As an engineer at Lyft, Leventi explained to his audience that Docker enables them to create a standardized development environment, including all necessary service dependencies. It allows developers to be much more efficient, and it reduces onboarding/ramp-up time.
The Goal: Increase Productivity
Engineering at Lyft means fluid teams and a rapidly growing headcount. Everyone, Leventi stated, does devops. It’s an operation that involves 50+ microservices and 25 server deploys per day.
Lyft has the ambitious goal of enabling brand-new developers to ship code to production on Day One of employment. It’s a particularly strong measure of productivity designed to achieve faster feature development.
Leventi pointed out that common hindrances to developer productivity include:
- problems with VPN
- a build failed, for reasons unknown
- a deploy to production that may break the world
Lyft’s goal is to remove those types of blockers and cut down on common productivity complaints like:
- “It doesn’t work on my box.”
- “I don’t understand how the client go into that state.”
- “It worked in development!”
- “How do I get service x to talk to service y?”
- “How do I test this feature from the client?”
- “How do I get started working on a new team?”
In April 2014, Lyft chose to invest in standardizing and improving developer work environments. It was a decided switch from their methods before last year: Each dev had individual installs of many individual services; it was a manual task to stay up to date on changes; and it was expensive to orchestrate, just to name a few bottlenecks.
Now, Leventi said, every developer at Lyft runs the standard environment Devbox. Everyone has the same up-to-date local environment, and Docker containers have all the resources for a live, running environment to test new code.
VMware Fusion runs Docker on MacOS, and Vagrant handles Lyft’s virtualization configuration. Services are started via command line (./service start api), and Devbox has the capability of snapshotting an environment for troubleshooting or analysis or comparison.

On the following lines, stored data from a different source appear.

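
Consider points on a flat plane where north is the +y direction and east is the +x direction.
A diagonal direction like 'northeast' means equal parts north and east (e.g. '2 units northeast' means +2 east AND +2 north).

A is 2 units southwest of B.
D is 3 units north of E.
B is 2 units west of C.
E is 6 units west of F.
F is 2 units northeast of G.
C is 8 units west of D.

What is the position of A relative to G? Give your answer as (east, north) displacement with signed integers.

Answer: A is at (east=-16, north=3) relative to G.

Derivation:
Place G at the origin (east=0, north=0).
  F is 2 units northeast of G: delta (east=+2, north=+2); F at (east=2, north=2).
  E is 6 units west of F: delta (east=-6, north=+0); E at (east=-4, north=2).
  D is 3 units north of E: delta (east=+0, north=+3); D at (east=-4, north=5).
  C is 8 units west of D: delta (east=-8, north=+0); C at (east=-12, north=5).
  B is 2 units west of C: delta (east=-2, north=+0); B at (east=-14, north=5).
  A is 2 units southwest of B: delta (east=-2, north=-2); A at (east=-16, north=3).
Therefore A relative to G: (east=-16, north=3).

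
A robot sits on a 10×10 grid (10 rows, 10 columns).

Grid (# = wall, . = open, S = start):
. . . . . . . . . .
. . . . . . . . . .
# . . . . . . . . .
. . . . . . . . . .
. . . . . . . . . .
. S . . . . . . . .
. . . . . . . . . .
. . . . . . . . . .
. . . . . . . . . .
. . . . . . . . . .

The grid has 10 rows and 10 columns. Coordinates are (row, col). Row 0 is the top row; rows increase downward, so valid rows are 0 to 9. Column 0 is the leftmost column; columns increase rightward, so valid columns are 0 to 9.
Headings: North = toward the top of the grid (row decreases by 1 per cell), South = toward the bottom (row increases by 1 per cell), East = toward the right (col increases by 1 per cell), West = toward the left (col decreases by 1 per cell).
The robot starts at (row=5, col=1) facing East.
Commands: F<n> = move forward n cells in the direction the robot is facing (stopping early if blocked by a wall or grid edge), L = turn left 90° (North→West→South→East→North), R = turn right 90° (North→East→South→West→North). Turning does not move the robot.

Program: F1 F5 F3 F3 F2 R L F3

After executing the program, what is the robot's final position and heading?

Start: (row=5, col=1), facing East
  F1: move forward 1, now at (row=5, col=2)
  F5: move forward 5, now at (row=5, col=7)
  F3: move forward 2/3 (blocked), now at (row=5, col=9)
  F3: move forward 0/3 (blocked), now at (row=5, col=9)
  F2: move forward 0/2 (blocked), now at (row=5, col=9)
  R: turn right, now facing South
  L: turn left, now facing East
  F3: move forward 0/3 (blocked), now at (row=5, col=9)
Final: (row=5, col=9), facing East

Answer: Final position: (row=5, col=9), facing East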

Lyft also uses “Onebox,” a standard test/integration environment that can be easily deployed to a cloud environment. That means, Leventi emphasized, all of Lyft, in the cloud, running any combination of builds, on a single EC2 instance. It’s constantly up to date, and every QA engineer has their own environment.
An open-source continuous integration service runs all integration tests between and inside services.

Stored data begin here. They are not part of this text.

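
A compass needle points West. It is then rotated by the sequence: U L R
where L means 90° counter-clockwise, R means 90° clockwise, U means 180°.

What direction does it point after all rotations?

Answer: Final heading: East

Derivation:
Start: West
  U (U-turn (180°)) -> East
  L (left (90° counter-clockwise)) -> North
  R (right (90° clockwise)) -> East
Final: East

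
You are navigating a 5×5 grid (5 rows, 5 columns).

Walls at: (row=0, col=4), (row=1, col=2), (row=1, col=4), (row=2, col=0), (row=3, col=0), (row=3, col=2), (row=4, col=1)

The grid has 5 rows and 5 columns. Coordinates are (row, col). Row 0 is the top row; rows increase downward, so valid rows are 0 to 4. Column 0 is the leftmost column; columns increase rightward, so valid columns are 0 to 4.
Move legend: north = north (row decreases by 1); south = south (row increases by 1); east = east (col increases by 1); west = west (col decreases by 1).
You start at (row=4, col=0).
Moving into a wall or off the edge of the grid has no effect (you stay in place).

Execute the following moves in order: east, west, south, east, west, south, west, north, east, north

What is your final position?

Start: (row=4, col=0)
  east (east): blocked, stay at (row=4, col=0)
  west (west): blocked, stay at (row=4, col=0)
  south (south): blocked, stay at (row=4, col=0)
  east (east): blocked, stay at (row=4, col=0)
  west (west): blocked, stay at (row=4, col=0)
  south (south): blocked, stay at (row=4, col=0)
  west (west): blocked, stay at (row=4, col=0)
  north (north): blocked, stay at (row=4, col=0)
  east (east): blocked, stay at (row=4, col=0)
  north (north): blocked, stay at (row=4, col=0)
Final: (row=4, col=0)

Answer: Final position: (row=4, col=0)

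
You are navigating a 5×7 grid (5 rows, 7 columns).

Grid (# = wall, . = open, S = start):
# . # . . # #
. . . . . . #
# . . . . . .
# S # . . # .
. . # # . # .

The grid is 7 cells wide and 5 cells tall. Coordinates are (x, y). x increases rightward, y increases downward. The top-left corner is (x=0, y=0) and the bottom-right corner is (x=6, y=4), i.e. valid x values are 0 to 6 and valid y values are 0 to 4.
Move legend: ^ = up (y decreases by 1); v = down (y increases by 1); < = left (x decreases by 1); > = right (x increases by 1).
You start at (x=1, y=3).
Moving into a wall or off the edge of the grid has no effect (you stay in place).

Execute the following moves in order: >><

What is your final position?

Answer: Final position: (x=1, y=3)

Derivation:
Start: (x=1, y=3)
  > (right): blocked, stay at (x=1, y=3)
  > (right): blocked, stay at (x=1, y=3)
  < (left): blocked, stay at (x=1, y=3)
Final: (x=1, y=3)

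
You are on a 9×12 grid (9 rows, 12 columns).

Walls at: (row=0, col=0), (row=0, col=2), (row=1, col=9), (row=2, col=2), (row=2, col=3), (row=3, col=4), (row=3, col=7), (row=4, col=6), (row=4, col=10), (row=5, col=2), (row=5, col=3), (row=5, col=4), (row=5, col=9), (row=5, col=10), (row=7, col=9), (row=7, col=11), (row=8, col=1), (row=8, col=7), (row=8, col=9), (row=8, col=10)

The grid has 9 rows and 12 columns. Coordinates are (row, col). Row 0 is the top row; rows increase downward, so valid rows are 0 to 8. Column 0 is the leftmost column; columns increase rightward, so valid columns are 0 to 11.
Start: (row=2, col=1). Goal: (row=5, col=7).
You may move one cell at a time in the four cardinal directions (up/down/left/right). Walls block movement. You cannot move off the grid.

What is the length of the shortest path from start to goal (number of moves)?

BFS from (row=2, col=1) until reaching (row=5, col=7):
  Distance 0: (row=2, col=1)
  Distance 1: (row=1, col=1), (row=2, col=0), (row=3, col=1)
  Distance 2: (row=0, col=1), (row=1, col=0), (row=1, col=2), (row=3, col=0), (row=3, col=2), (row=4, col=1)
  Distance 3: (row=1, col=3), (row=3, col=3), (row=4, col=0), (row=4, col=2), (row=5, col=1)
  Distance 4: (row=0, col=3), (row=1, col=4), (row=4, col=3), (row=5, col=0), (row=6, col=1)
  Distance 5: (row=0, col=4), (row=1, col=5), (row=2, col=4), (row=4, col=4), (row=6, col=0), (row=6, col=2), (row=7, col=1)
  Distance 6: (row=0, col=5), (row=1, col=6), (row=2, col=5), (row=4, col=5), (row=6, col=3), (row=7, col=0), (row=7, col=2)
  Distance 7: (row=0, col=6), (row=1, col=7), (row=2, col=6), (row=3, col=5), (row=5, col=5), (row=6, col=4), (row=7, col=3), (row=8, col=0), (row=8, col=2)
  Distance 8: (row=0, col=7), (row=1, col=8), (row=2, col=7), (row=3, col=6), (row=5, col=6), (row=6, col=5), (row=7, col=4), (row=8, col=3)
  Distance 9: (row=0, col=8), (row=2, col=8), (row=5, col=7), (row=6, col=6), (row=7, col=5), (row=8, col=4)  <- goal reached here
One shortest path (9 moves): (row=2, col=1) -> (row=3, col=1) -> (row=3, col=2) -> (row=3, col=3) -> (row=4, col=3) -> (row=4, col=4) -> (row=4, col=5) -> (row=5, col=5) -> (row=5, col=6) -> (row=5, col=7)

Answer: Shortest path length: 9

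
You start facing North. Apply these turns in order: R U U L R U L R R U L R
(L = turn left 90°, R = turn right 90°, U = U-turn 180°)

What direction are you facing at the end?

Answer: Final heading: South

Derivation:
Start: North
  R (right (90° clockwise)) -> East
  U (U-turn (180°)) -> West
  U (U-turn (180°)) -> East
  L (left (90° counter-clockwise)) -> North
  R (right (90° clockwise)) -> East
  U (U-turn (180°)) -> West
  L (left (90° counter-clockwise)) -> South
  R (right (90° clockwise)) -> West
  R (right (90° clockwise)) -> North
  U (U-turn (180°)) -> South
  L (left (90° counter-clockwise)) -> East
  R (right (90° clockwise)) -> South
Final: South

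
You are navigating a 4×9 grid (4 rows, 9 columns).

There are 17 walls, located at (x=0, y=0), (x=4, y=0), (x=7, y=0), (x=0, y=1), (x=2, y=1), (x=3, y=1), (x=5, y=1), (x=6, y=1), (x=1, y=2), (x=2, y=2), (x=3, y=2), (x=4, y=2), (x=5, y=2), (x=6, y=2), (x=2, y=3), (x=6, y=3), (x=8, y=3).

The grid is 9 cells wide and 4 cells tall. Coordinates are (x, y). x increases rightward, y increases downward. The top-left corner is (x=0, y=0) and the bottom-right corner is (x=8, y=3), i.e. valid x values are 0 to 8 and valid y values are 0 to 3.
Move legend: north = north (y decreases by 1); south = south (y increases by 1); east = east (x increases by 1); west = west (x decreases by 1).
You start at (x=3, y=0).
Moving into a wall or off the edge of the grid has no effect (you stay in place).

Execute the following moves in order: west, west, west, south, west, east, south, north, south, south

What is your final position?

Answer: Final position: (x=1, y=1)

Derivation:
Start: (x=3, y=0)
  west (west): (x=3, y=0) -> (x=2, y=0)
  west (west): (x=2, y=0) -> (x=1, y=0)
  west (west): blocked, stay at (x=1, y=0)
  south (south): (x=1, y=0) -> (x=1, y=1)
  west (west): blocked, stay at (x=1, y=1)
  east (east): blocked, stay at (x=1, y=1)
  south (south): blocked, stay at (x=1, y=1)
  north (north): (x=1, y=1) -> (x=1, y=0)
  south (south): (x=1, y=0) -> (x=1, y=1)
  south (south): blocked, stay at (x=1, y=1)
Final: (x=1, y=1)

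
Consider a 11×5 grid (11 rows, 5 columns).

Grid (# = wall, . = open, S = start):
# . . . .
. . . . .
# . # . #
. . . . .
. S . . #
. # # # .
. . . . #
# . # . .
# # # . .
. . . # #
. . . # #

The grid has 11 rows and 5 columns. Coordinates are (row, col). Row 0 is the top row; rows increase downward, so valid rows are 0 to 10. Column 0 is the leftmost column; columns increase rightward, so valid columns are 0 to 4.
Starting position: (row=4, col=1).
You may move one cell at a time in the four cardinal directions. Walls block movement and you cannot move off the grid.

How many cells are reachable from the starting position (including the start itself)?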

Leventi described Lyft’s service model in detail:
- single fat containers
- fixed static IP address model
- single stateful local container
- auto detect code changes
Each Docker image is a file system snapshot of config management. Building one consists of:
- a git clone of a central ops codebase
- a git clone of a service codebase
- a SaltStack provisioning run
- runit configuration for processes
To run a service image, a Lyft dev follows this workflow:
- Reruns salt provision on new SHAs
- Starts runit processes
- Terminates the container if initial runit checks fail
As a result, devs can easily apply ops modifications; testing PRs are a matter of changing environment variables; and devs don’t need to wait for an image build, as deltas are applied during runs.
Each environment has its own single host: DevBox has a Mac Docker host using VMware Fusion with shared folders; the CI slave has an AWS Ubuntu Docker host for short-lived containers; and OneBox has an AWS Ubuntu Docker host for long-lived environments.
To manage state, all stateful processes run inside the same container. For Lyft, that includes:
- SQS Local
- Fake Kineses
Leventi demoed the process for his audience with a small, sample Python web app, showing that code can be modified live and reflected without having to reload a Docker container.
As Leventi mentioned early on in his talk, a big measure of Lyft’s productivity success is whether or not a brand-new dev can push code to production on Day One of employment. And, he said, a majority do. Feature devs are no longer blocked by devops, and QA client testing is parallelized with separate but identical environments.
Of course, what is productivity without stability? Leventi stated that 99 percent of Lyft’s deploys are successful, and every pull request on every service is integration tested.
There are always lessons to learn as a company pushes the envelope on productivity. Leventi mentioned a few hurdles in particular:
- VMWare Fusion can be unstable under load
- Frequent image downloads take time, and devs need to plan downloads
- Bugs in config management can freeze development
- Easy service creation leads to unnecessary services
- It’s easy to approach limits on what can run on a single box
- Static IP allocation isn’t supported in Docker
Lyft is currently exploring Docker usage for production, Leventi said, with ETL jobs in Docker. They’re also experimenting with containers to reduce auto-scale group spin up/down times and containers for atomic deploys, as well as using Docker for on-time actions.
Considering Lyft’s primary goal is to accelerate productivity, it seems they’ve effectively utilized Docker to achieve a standardized environment ready to create more efficient devs.